A cada encontro pela janela do virtual, nos fazíamos presentes semanalmente e no encontro com esse tempo. O corpo aprendia, escutava, ensinava, olhava, desejava, se aborrecia, se entediava, mas também havia espaço para a alegria como promotor de autoria de pensamento ao reconhecermos em nós, a respeito de nossa capacidade de fazer nossas escolhas. Alegria que todo saber supõe, que também passava pelo espaço construído por entre a tela, e fazia-se visível diante do gesto singular que nosso corpo construía frente ao olhar de cada uma de nós.

Nesse movimento conjunto, recordávamos cenas de aprendizagens vividas em nós como psicopedagogas e que nos convidavam a pensar, a historiar, a inaugurarmos novas perguntas diante do que havia sido pensado, em um recorte de um tempo histórico que o mundo, em sua globalidade, estava aprendendo a aprender.

Recordamos com ...para reconhecermos como se dava a nossa forma singular de caminhar...

Como ocorreu essa construção? A cada encontro virtual "aprender a ser", fomos os primeiros sujeitos em aprendizagem em tempos de pandemia pela tela. Não poderíamos seguir a atender-cuidar-escutar nossos atendidos se não fizéssemos conosco a ação de nos atendermos, e atendermos a nossa história em um tempo inaugural, acometido pela doença do corpo, que acomete o organismo, que compromete o desejo e nos convida a colocar em prática a desadaptação criativa diante das situações vivenciadas. Doença que, muitas vezes, mata e que vem deixando inúmeras sequelas nas histórias de aprendizagem das pessoas que precisam ser escutadas em sua essência.

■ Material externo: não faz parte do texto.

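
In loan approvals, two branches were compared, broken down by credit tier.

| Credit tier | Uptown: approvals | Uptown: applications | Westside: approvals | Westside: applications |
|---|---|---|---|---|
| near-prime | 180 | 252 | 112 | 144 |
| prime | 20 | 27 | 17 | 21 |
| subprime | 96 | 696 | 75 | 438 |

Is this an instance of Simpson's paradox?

No

Near-prime: Uptown 180/252 = 71.4%, Westside 112/144 = 77.8% → Westside
Prime: Uptown 20/27 = 74.1%, Westside 17/21 = 81.0% → Westside
Subprime: Uptown 96/696 = 13.8%, Westside 75/438 = 17.1% → Westside
Overall: Uptown 296/975 = 30.4%, Westside 204/603 = 33.8% → Westside
Westside wins overall and in every credit group — no reversal.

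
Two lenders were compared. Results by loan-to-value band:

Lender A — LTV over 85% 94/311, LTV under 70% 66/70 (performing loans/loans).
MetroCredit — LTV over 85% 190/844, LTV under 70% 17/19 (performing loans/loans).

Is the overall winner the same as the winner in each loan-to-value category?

LTV over 85%: Lender A 94/311 = 30.2%, MetroCredit 190/844 = 22.5% → Lender A
LTV under 70%: Lender A 66/70 = 94.3%, MetroCredit 17/19 = 89.5% → Lender A
Overall: Lender A 160/381 = 42.0%, MetroCredit 207/863 = 24.0% → Lender A
Lender A wins overall and in every loan-to-value group — no reversal.

Yes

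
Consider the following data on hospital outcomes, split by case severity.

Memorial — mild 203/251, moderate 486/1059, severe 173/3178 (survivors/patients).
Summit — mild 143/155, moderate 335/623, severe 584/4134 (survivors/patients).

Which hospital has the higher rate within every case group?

Summit

Mild: Memorial 203/251 = 80.9%, Summit 143/155 = 92.3% → Summit
Moderate: Memorial 486/1059 = 45.9%, Summit 335/623 = 53.8% → Summit
Severe: Memorial 173/3178 = 5.4%, Summit 584/4134 = 14.1% → Summit
Summit has the higher rate in all 3 groups.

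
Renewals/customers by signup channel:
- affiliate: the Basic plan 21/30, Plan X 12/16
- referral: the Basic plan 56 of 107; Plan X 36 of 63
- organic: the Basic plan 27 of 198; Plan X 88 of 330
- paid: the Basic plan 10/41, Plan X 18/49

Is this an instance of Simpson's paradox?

No

Affiliate: the Basic plan 21/30 = 70.0%, Plan X 12/16 = 75.0% → Plan X
Referral: the Basic plan 56/107 = 52.3%, Plan X 36/63 = 57.1% → Plan X
Organic: the Basic plan 27/198 = 13.6%, Plan X 88/330 = 26.7% → Plan X
Paid: the Basic plan 10/41 = 24.4%, Plan X 18/49 = 36.7% → Plan X
Overall: the Basic plan 114/376 = 30.3%, Plan X 154/458 = 33.6% → Plan X
Plan X wins overall and in every signup group — no reversal.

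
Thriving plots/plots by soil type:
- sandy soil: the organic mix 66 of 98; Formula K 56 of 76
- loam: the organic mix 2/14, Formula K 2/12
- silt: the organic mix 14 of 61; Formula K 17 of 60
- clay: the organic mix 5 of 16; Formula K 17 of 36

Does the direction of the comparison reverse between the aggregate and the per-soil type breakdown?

No

Sandy soil: the organic mix 66/98 = 67.3%, Formula K 56/76 = 73.7% → Formula K
Loam: the organic mix 2/14 = 14.3%, Formula K 2/12 = 16.7% → Formula K
Silt: the organic mix 14/61 = 23.0%, Formula K 17/60 = 28.3% → Formula K
Clay: the organic mix 5/16 = 31.2%, Formula K 17/36 = 47.2% → Formula K
Overall: the organic mix 87/189 = 46.0%, Formula K 92/184 = 50.0% → Formula K
Formula K wins overall and in every soil group — no reversal.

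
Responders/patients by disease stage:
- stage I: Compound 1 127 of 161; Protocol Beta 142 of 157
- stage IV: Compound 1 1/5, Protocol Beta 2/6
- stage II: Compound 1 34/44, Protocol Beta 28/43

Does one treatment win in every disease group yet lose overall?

Stage I: Compound 1 127/161 = 78.9%, Protocol Beta 142/157 = 90.4% → Protocol Beta
Stage IV: Compound 1 1/5 = 20.0%, Protocol Beta 2/6 = 33.3% → Protocol Beta
Stage II: Compound 1 34/44 = 77.3%, Protocol Beta 28/43 = 65.1% → Compound 1
Overall: Compound 1 162/210 = 77.1%, Protocol Beta 172/206 = 83.5% → Protocol Beta
Neither sweeps: Compound 1 wins 1 of 3 groups, Protocol Beta wins 2. Protocol Beta wins overall but not every group — no Simpson reversal.

No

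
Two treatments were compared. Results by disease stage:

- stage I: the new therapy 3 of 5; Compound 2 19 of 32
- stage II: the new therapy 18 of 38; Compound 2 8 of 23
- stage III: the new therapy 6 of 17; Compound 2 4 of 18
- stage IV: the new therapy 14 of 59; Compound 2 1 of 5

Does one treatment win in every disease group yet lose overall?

Stage I: the new therapy 3/5 = 60.0%, Compound 2 19/32 = 59.4% → the new therapy
Stage II: the new therapy 18/38 = 47.4%, Compound 2 8/23 = 34.8% → the new therapy
Stage III: the new therapy 6/17 = 35.3%, Compound 2 4/18 = 22.2% → the new therapy
Stage IV: the new therapy 14/59 = 23.7%, Compound 2 1/5 = 20.0% → the new therapy
Overall: the new therapy 41/119 = 34.5%, Compound 2 32/78 = 41.0% → Compound 2
The new therapy wins each disease group but Compound 2 wins overall — the comparison reverses. The new therapy's patients skew toward stage IV, which has a lower base rate.

Yes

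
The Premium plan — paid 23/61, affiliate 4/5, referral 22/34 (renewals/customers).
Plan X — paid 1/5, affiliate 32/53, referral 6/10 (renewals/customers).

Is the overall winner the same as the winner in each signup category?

Paid: the Premium plan 23/61 = 37.7%, Plan X 1/5 = 20.0% → the Premium plan
Affiliate: the Premium plan 4/5 = 80.0%, Plan X 32/53 = 60.4% → the Premium plan
Referral: the Premium plan 22/34 = 64.7%, Plan X 6/10 = 60.0% → the Premium plan
Overall: the Premium plan 49/100 = 49.0%, Plan X 39/68 = 57.4% → Plan X
The Premium plan wins each signup group but Plan X wins overall — the comparison reverses. The Premium plan's customers skew toward paid, which has a lower base rate.

No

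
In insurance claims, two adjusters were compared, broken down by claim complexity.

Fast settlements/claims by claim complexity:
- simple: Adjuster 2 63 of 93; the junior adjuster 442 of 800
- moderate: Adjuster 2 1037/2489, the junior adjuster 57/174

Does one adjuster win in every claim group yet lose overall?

Simple: Adjuster 2 63/93 = 67.7%, the junior adjuster 442/800 = 55.2% → Adjuster 2
Moderate: Adjuster 2 1037/2489 = 41.7%, the junior adjuster 57/174 = 32.8% → Adjuster 2
Overall: Adjuster 2 1100/2582 = 42.6%, the junior adjuster 499/974 = 51.2% → the junior adjuster
Adjuster 2 wins each claim group but the junior adjuster wins overall — the comparison reverses. Adjuster 2's claims skew toward moderate, which has a lower base rate.

Yes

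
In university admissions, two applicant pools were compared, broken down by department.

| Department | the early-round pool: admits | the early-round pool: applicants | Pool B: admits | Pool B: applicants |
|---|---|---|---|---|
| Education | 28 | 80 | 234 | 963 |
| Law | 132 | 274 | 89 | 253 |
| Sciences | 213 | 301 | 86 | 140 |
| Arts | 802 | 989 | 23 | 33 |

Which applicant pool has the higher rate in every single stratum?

the early-round pool

Education: the early-round pool 28/80 = 35.0%, Pool B 234/963 = 24.3% → the early-round pool
Law: the early-round pool 132/274 = 48.2%, Pool B 89/253 = 35.2% → the early-round pool
Sciences: the early-round pool 213/301 = 70.8%, Pool B 86/140 = 61.4% → the early-round pool
Arts: the early-round pool 802/989 = 81.1%, Pool B 23/33 = 69.7% → the early-round pool
The early-round pool has the higher rate in all 4 groups.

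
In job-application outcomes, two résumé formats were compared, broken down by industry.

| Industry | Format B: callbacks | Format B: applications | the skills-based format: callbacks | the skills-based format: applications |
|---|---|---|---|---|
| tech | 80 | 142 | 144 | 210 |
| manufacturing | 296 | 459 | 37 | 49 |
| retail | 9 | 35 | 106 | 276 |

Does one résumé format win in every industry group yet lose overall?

Yes

Tech: Format B 80/142 = 56.3%, the skills-based format 144/210 = 68.6% → the skills-based format
Manufacturing: Format B 296/459 = 64.5%, the skills-based format 37/49 = 75.5% → the skills-based format
Retail: Format B 9/35 = 25.7%, the skills-based format 106/276 = 38.4% → the skills-based format
Overall: Format B 385/636 = 60.5%, the skills-based format 287/535 = 53.6% → Format B
The skills-based format wins each industry group but Format B wins overall — the comparison reverses. The skills-based format's applications skew toward retail, which has a lower base rate.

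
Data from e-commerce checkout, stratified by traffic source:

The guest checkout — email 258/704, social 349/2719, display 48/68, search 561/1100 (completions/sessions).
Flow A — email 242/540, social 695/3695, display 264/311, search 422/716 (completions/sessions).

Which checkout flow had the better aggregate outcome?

Email: the guest checkout 258/704 = 36.6%, Flow A 242/540 = 44.8% → Flow A
Social: the guest checkout 349/2719 = 12.8%, Flow A 695/3695 = 18.8% → Flow A
Display: the guest checkout 48/68 = 70.6%, Flow A 264/311 = 84.9% → Flow A
Search: the guest checkout 561/1100 = 51.0%, Flow A 422/716 = 58.9% → Flow A
Overall: the guest checkout 1216/4591 = 26.5%, Flow A 1623/5262 = 30.8% → Flow A

Flow A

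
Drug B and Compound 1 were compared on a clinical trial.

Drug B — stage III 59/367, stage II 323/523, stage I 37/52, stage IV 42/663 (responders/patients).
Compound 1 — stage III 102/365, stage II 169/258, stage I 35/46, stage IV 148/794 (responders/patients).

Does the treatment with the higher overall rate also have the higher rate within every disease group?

Yes

Stage III: Drug B 59/367 = 16.1%, Compound 1 102/365 = 27.9% → Compound 1
Stage II: Drug B 323/523 = 61.8%, Compound 1 169/258 = 65.5% → Compound 1
Stage I: Drug B 37/52 = 71.2%, Compound 1 35/46 = 76.1% → Compound 1
Stage IV: Drug B 42/663 = 6.3%, Compound 1 148/794 = 18.6% → Compound 1
Overall: Drug B 461/1605 = 28.7%, Compound 1 454/1463 = 31.0% → Compound 1
Compound 1 wins overall and in every disease group — no reversal.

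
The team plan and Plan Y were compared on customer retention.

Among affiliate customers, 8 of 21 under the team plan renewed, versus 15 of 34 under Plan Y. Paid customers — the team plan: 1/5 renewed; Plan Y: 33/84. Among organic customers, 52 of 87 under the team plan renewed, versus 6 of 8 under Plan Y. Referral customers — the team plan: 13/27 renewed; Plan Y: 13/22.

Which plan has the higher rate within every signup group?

Plan Y

Affiliate: the team plan 8/21 = 38.1%, Plan Y 15/34 = 44.1% → Plan Y
Paid: the team plan 1/5 = 20.0%, Plan Y 33/84 = 39.3% → Plan Y
Organic: the team plan 52/87 = 59.8%, Plan Y 6/8 = 75.0% → Plan Y
Referral: the team plan 13/27 = 48.1%, Plan Y 13/22 = 59.1% → Plan Y
Plan Y has the higher rate in all 4 groups.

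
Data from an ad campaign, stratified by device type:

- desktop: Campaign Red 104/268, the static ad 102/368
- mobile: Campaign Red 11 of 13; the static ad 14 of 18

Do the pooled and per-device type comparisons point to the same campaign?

Yes

Desktop: Campaign Red 104/268 = 38.8%, the static ad 102/368 = 27.7% → Campaign Red
Mobile: Campaign Red 11/13 = 84.6%, the static ad 14/18 = 77.8% → Campaign Red
Overall: Campaign Red 115/281 = 40.9%, the static ad 116/386 = 30.1% → Campaign Red
Campaign Red wins overall and in every device group — no reversal.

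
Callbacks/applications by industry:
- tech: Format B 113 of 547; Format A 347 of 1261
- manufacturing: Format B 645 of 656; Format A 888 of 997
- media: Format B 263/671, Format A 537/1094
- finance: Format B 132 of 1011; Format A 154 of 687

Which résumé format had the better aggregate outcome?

Tech: Format B 113/547 = 20.7%, Format A 347/1261 = 27.5% → Format A
Manufacturing: Format B 645/656 = 98.3%, Format A 888/997 = 89.1% → Format B
Media: Format B 263/671 = 39.2%, Format A 537/1094 = 49.1% → Format A
Finance: Format B 132/1011 = 13.1%, Format A 154/687 = 22.4% → Format A
Overall: Format B 1153/2885 = 40.0%, Format A 1926/4039 = 47.7% → Format A
(Neither sweeps every industry group, but Format A has the higher pooled rate.)

Format A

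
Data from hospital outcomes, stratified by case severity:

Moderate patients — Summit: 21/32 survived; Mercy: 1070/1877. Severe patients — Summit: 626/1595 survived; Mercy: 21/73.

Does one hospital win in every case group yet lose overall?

Moderate: Summit 21/32 = 65.6%, Mercy 1070/1877 = 57.0% → Summit
Severe: Summit 626/1595 = 39.2%, Mercy 21/73 = 28.8% → Summit
Overall: Summit 647/1627 = 39.8%, Mercy 1091/1950 = 55.9% → Mercy
Summit wins each case group but Mercy wins overall — the comparison reverses. Summit's patients skew toward severe, which has a lower base rate.

Yes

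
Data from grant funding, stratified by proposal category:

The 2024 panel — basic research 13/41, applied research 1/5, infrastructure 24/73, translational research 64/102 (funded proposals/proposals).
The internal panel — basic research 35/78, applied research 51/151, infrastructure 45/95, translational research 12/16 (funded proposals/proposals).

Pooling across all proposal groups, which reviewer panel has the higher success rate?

the 2024 panel

Basic research: the 2024 panel 13/41 = 31.7%, the internal panel 35/78 = 44.9% → the internal panel
Applied research: the 2024 panel 1/5 = 20.0%, the internal panel 51/151 = 33.8% → the internal panel
Infrastructure: the 2024 panel 24/73 = 32.9%, the internal panel 45/95 = 47.4% → the internal panel
Translational research: the 2024 panel 64/102 = 62.7%, the internal panel 12/16 = 75.0% → the internal panel
Overall: the 2024 panel 102/221 = 46.2%, the internal panel 143/340 = 42.1% → the 2024 panel
(The internal panel wins every proposal group but the 2024 panel wins overall — the internal panel's proposals skew toward the low-rate applied research group.)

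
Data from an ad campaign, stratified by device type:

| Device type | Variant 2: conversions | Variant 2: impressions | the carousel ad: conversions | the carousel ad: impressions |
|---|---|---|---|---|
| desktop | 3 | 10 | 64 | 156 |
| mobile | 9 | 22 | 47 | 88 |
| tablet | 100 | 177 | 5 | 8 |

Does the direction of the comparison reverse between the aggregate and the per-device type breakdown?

Desktop: Variant 2 3/10 = 30.0%, the carousel ad 64/156 = 41.0% → the carousel ad
Mobile: Variant 2 9/22 = 40.9%, the carousel ad 47/88 = 53.4% → the carousel ad
Tablet: Variant 2 100/177 = 56.5%, the carousel ad 5/8 = 62.5% → the carousel ad
Overall: Variant 2 112/209 = 53.6%, the carousel ad 116/252 = 46.0% → Variant 2
The carousel ad wins each device group but Variant 2 wins overall — the comparison reverses. The carousel ad's impressions skew toward desktop, which has a lower base rate.

Yes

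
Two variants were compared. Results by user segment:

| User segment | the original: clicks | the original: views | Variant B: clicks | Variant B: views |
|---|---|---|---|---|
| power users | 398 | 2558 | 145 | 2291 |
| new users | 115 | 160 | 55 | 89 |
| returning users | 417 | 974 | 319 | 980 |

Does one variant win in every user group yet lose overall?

No

Power users: the original 398/2558 = 15.6%, Variant B 145/2291 = 6.3% → the original
New users: the original 115/160 = 71.9%, Variant B 55/89 = 61.8% → the original
Returning users: the original 417/974 = 42.8%, Variant B 319/980 = 32.6% → the original
Overall: the original 930/3692 = 25.2%, Variant B 519/3360 = 15.4% → the original
The original wins overall and in every user group — no reversal.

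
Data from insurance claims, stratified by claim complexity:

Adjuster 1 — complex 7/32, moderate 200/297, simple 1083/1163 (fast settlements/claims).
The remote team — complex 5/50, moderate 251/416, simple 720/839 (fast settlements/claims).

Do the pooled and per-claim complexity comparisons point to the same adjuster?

Complex: Adjuster 1 7/32 = 21.9%, the remote team 5/50 = 10.0% → Adjuster 1
Moderate: Adjuster 1 200/297 = 67.3%, the remote team 251/416 = 60.3% → Adjuster 1
Simple: Adjuster 1 1083/1163 = 93.1%, the remote team 720/839 = 85.8% → Adjuster 1
Overall: Adjuster 1 1290/1492 = 86.5%, the remote team 976/1305 = 74.8% → Adjuster 1
Adjuster 1 wins overall and in every claim group — no reversal.

Yes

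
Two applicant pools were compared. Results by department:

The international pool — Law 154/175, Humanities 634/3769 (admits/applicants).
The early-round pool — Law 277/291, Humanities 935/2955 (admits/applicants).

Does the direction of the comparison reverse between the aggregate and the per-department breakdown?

No

Law: the international pool 154/175 = 88.0%, the early-round pool 277/291 = 95.2% → the early-round pool
Humanities: the international pool 634/3769 = 16.8%, the early-round pool 935/2955 = 31.6% → the early-round pool
Overall: the international pool 788/3944 = 20.0%, the early-round pool 1212/3246 = 37.3% → the early-round pool
The early-round pool wins overall and in every department group — no reversal.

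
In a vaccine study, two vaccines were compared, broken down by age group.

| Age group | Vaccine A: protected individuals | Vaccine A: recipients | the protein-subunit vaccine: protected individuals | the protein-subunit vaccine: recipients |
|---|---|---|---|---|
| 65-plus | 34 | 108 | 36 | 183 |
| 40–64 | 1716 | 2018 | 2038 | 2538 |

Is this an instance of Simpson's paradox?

No

65-plus: Vaccine A 34/108 = 31.5%, the protein-subunit vaccine 36/183 = 19.7% → Vaccine A
40–64: Vaccine A 1716/2018 = 85.0%, the protein-subunit vaccine 2038/2538 = 80.3% → Vaccine A
Overall: Vaccine A 1750/2126 = 82.3%, the protein-subunit vaccine 2074/2721 = 76.2% → Vaccine A
Vaccine A wins overall and in every age group — no reversal.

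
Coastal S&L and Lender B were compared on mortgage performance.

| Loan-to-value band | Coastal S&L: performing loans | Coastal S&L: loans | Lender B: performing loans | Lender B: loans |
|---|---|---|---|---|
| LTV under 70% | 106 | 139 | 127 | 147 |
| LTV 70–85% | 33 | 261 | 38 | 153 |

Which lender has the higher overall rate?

LTV under 70%: Coastal S&L 106/139 = 76.3%, Lender B 127/147 = 86.4% → Lender B
LTV 70–85%: Coastal S&L 33/261 = 12.6%, Lender B 38/153 = 24.8% → Lender B
Overall: Coastal S&L 139/400 = 34.8%, Lender B 165/300 = 55.0% → Lender B

Lender B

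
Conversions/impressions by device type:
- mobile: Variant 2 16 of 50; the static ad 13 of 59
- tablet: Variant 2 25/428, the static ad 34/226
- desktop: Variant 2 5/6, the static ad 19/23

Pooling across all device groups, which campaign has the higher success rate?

the static ad

Mobile: Variant 2 16/50 = 32.0%, the static ad 13/59 = 22.0% → Variant 2
Tablet: Variant 2 25/428 = 5.8%, the static ad 34/226 = 15.0% → the static ad
Desktop: Variant 2 5/6 = 83.3%, the static ad 19/23 = 82.6% → Variant 2
Overall: Variant 2 46/484 = 9.5%, the static ad 66/308 = 21.4% → the static ad
(Neither sweeps every device group, but the static ad has the higher pooled rate.)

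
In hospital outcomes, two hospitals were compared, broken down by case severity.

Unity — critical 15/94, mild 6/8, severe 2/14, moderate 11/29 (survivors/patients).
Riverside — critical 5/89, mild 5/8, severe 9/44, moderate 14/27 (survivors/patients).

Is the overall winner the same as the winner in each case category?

No

Critical: Unity 15/94 = 16.0%, Riverside 5/89 = 5.6% → Unity
Mild: Unity 6/8 = 75.0%, Riverside 5/8 = 62.5% → Unity
Severe: Unity 2/14 = 14.3%, Riverside 9/44 = 20.5% → Riverside
Moderate: Unity 11/29 = 37.9%, Riverside 14/27 = 51.9% → Riverside
Overall: Unity 34/145 = 23.4%, Riverside 33/168 = 19.6% → Unity
Neither sweeps: Unity wins 2 of 4 groups, Riverside wins 2. Unity wins overall but not every group — no Simpson reversal.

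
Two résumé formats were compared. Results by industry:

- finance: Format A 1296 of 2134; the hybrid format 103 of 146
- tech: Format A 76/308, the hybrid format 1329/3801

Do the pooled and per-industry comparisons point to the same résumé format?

No

Finance: Format A 1296/2134 = 60.7%, the hybrid format 103/146 = 70.5% → the hybrid format
Tech: Format A 76/308 = 24.7%, the hybrid format 1329/3801 = 35.0% → the hybrid format
Overall: Format A 1372/2442 = 56.2%, the hybrid format 1432/3947 = 36.3% → Format A
The hybrid format wins each industry group but Format A wins overall — the comparison reverses. The hybrid format's applications skew toward tech, which has a lower base rate.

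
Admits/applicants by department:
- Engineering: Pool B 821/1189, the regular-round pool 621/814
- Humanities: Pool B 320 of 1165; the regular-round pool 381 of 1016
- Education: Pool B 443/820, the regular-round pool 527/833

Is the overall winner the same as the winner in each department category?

Yes

Engineering: Pool B 821/1189 = 69.0%, the regular-round pool 621/814 = 76.3% → the regular-round pool
Humanities: Pool B 320/1165 = 27.5%, the regular-round pool 381/1016 = 37.5% → the regular-round pool
Education: Pool B 443/820 = 54.0%, the regular-round pool 527/833 = 63.3% → the regular-round pool
Overall: Pool B 1584/3174 = 49.9%, the regular-round pool 1529/2663 = 57.4% → the regular-round pool
The regular-round pool wins overall and in every department group — no reversal.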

Começamos a dialogar e encontrar nas palavras a força da ação recordativa que promove reencontro com as cenas vividas. Assim, brincamos com o tempo, com canções e trava-línguas para que pudéssemos nos perceber no tempo presente, especificamente, no presencial com o corpo ausente. Mesmo que separadas pela tela do computador, fomos capazes de inaugurar um espaço para escutar como cantávamos e como nos percebíamos em nossos próprios cantos.

Seguimos com a potência que promove o recordar3. Relembramos a história da profissão, a história pertencente da Psicopedagogia no Brasil, a qual fazemos parte nestes mais de 40 anos de existência. Revisitamos a nossa história de aprendizagem como psicopedagogas e as escolhas dos autores com os quais elegemos aprender para fundamentar a nossa prática presencial. Nesse transitar de saberes, tornou-se visível a diversidade do fazer psicopedagógico que se mostra presente em cada profissional e, nesse movimento dialógico grupal, compreendemos em que momento estávamos quando escolhemos aprender a ser psicopedagogas em busca do reencontro cada uma com a sua formação inicial. Porém, com um movimento contínuo, trabalho jamais terminado, como nos ensinam os precursores que tecem com os fios da Psicopedagogia.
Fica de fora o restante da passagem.